Boston Celtics center Shaquille O'Neal, long the oversized center of the NBA's attention, posted a simple message on Twitter on Wednesday: "im retiring."
That message included a link to a video in which O'Neal, seated at an office desk, addresses a camera. "We did it," O'Neal says smiling. "Nineteen years, baby. I want to thank you very much. That's why I'm telling you first that I'm about to retire. Love you. Talk to you soon."
Here's the video via YouTube user zeblowtorch. (Hat tip: The Basketball Jones.)
O'Neal, who is 39 years old, saw his 2010-2011 campaign with the Boston Celtics marred by injuries. He played in just 37 games, averaging a career-low 9.2 points and 4.8 rebounds. Hobbled by an Achilles injury, O'Neal was able to play just 12 minutes in the NBA playoffs and the Celtics were bounced in the Eastern Conference semifinals by the Miami Heat.
|Shaq: The Legacy|
|Stats (All-Time List)|
A spokesperson for the Celtics said O'Neal had not yet informed the franchise about his plans to retire. "To my knowledge, he has not informed any of us that he's retiring," Celtics spokesman Jeff Twiss told the Associated Press. O'Neal had a player option for the 2011-2012 season worth $1.4 million which he will forego if and when he files his official retirement papers with the NBA. Roughly two weeks ago, O'Neal's mother predicted that he would return to play for Boston next season.
O'Neal's career accomplishments make him a certain first-ballot Hall of Famer.
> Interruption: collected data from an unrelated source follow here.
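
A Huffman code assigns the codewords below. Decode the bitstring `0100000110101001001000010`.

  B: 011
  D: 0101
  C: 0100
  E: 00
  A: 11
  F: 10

CEBDEFCEF

Read left to right; each codeword is recognised as soon as it completes (prefix code):
  0100→C | 00→E | 011→B | 0101→D | 00→E | 10→F | 0100→C | 00→E | 10→F
Decoded message: CEBDEFCEF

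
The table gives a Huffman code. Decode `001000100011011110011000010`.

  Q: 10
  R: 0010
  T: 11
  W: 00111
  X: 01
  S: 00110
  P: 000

Read left to right; each codeword is recognised as soon as it completes (prefix code):
  0010→R | 0010→R | 00110→S | 11→T | 11→T | 00110→S | 000→P | 10→Q
Decoded message: RRSTTSPQ

RRSTTSPQ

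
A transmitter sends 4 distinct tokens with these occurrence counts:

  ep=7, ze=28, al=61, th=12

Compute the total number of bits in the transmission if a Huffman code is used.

174

Merge the two smallest weights repeatedly:
ep(7) + th(12) → 19
19 + ze(28) → 47
47 + al(61) → 108
The encoded length is the sum of every internal node's weight: 19 + 47 + 108 = 174 bits.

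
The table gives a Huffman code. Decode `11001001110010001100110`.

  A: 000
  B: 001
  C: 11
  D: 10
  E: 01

CBBCBACBD

Read left to right; each codeword is recognised as soon as it completes (prefix code):
  11→C | 001→B | 001→B | 11→C | 001→B | 000→A | 11→C | 001→B | 10→D
Decoded message: CBBCBACBD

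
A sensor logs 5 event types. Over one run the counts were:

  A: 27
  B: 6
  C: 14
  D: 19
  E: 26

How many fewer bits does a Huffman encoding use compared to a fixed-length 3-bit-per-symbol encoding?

Fixed-length: 3 bits × 92 symbols = 276 bits.
Huffman merges:
merge B(6) and C(14): 20
merge D(19) and 20: 39
merge E(26) and A(27): 53
merge 39 and 53: 92
Huffman total = 20 + 39 + 53 + 92 = 204 bits.
Saving = 276 − 204 = 72 bits.

72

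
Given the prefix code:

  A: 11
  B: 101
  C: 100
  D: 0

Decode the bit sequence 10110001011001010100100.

BCDBCBDCC

Read left to right; each codeword is recognised as soon as it completes (prefix code):
  101→B | 100→C | 0→D | 101→B | 100→C | 101→B | 0→D | 100→C | 100→C
Decoded message: BCDBCBDCC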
A 15-time All-Star, 4-time NBA champion and the 1999-2000 MVP, O'Neal was perhaps the most physically dominant center the game has ever seen.
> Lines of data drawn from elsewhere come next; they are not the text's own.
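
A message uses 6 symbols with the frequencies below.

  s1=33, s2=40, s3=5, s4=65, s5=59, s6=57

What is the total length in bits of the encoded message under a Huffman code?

Greedily combine the two least-frequent nodes:
merge s3(5) and s1(33): 38
merge 38 and s2(40): 78
merge s6(57) and s5(59): 116
merge s4(65) and 78: 143
merge 116 and 143: 259
Each symbol's bit-cost is frequency × depth; summing gives 634 bits (equivalently 38 + 78 + 116 + 143 + 259).

634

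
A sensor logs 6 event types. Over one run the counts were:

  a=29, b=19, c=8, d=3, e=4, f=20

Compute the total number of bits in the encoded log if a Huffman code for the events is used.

Greedily combine the two least-frequent nodes:
combine d(3), e(4) → 7
combine 7, c(8) → 15
combine 15, b(19) → 34
combine f(20), a(29) → 49
combine 34, 49 → 83
Total encoded bits = sum of merged weights = 7 + 15 + 34 + 49 + 83 = 188.

188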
The Associated Press sums up his career arc nicely.
One of the most charismatic players in NBA history, O'Neal was a franchise-saver when the Orlando Magic made him the No. 1 overall pick in the 1992 draft. He took them from the lottery to the playoffs in two years, and then led them to the NBA Finals in his third year before they were swept by the Houston Rockets.O'Neal leaves the game as the NBA's No. 5 all-time scorer, No. 12 all-time rebounder and No. 7 all-time in blocks. His career field goal percentage of 58.2 percent ranks him second all-time. His career averages: 23.7 points, 10.9 rebounds and 2.3 blocks.
O'Neal, 39, signed with the Los Angeles Lakers in 1996 and had his greatest success there, winning three titles alongside Kobe Bryant and coach Phil Jackson. But amid tension between O'Neal and Bryant over credit for the team's success, O'Neal was traded to the Miami Heat in the summer of 2004, fresh off a loss to the Detroit Pistons in the Finals.
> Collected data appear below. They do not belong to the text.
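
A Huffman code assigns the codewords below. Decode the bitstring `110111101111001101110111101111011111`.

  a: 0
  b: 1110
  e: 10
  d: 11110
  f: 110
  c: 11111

fddafbddc

Read left to right; each codeword is recognised as soon as it completes (prefix code):
  110→f | 11110→d | 11110→d | 0→a | 110→f | 1110→b | 11110→d | 11110→d | 11111→c
Decoded message: fddafbddc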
After 3 1/2 years in Miami, a tenure that included his fourth NBA championship, O'Neal became a veteran-for-hire, moving to Phoenix and then Cleveland and finally Boston. But he couldn't deliver another title for Steve Nash and Amar'e Stoudemire with the Suns, with LeBron James with the Cavaliers or with the Celtics' Big Three of Kevin Garnett, Paul Pierce and Ray Allen.
At each stop, he endeared himself to the fans and his new teammates with his effervescent smile and playful attitude, including the habit of adopting a new nickname that he felt embodied his role with his new team. In Phoenix he was the "Big Shaqtus"; in Boston, the "Big Shamroq."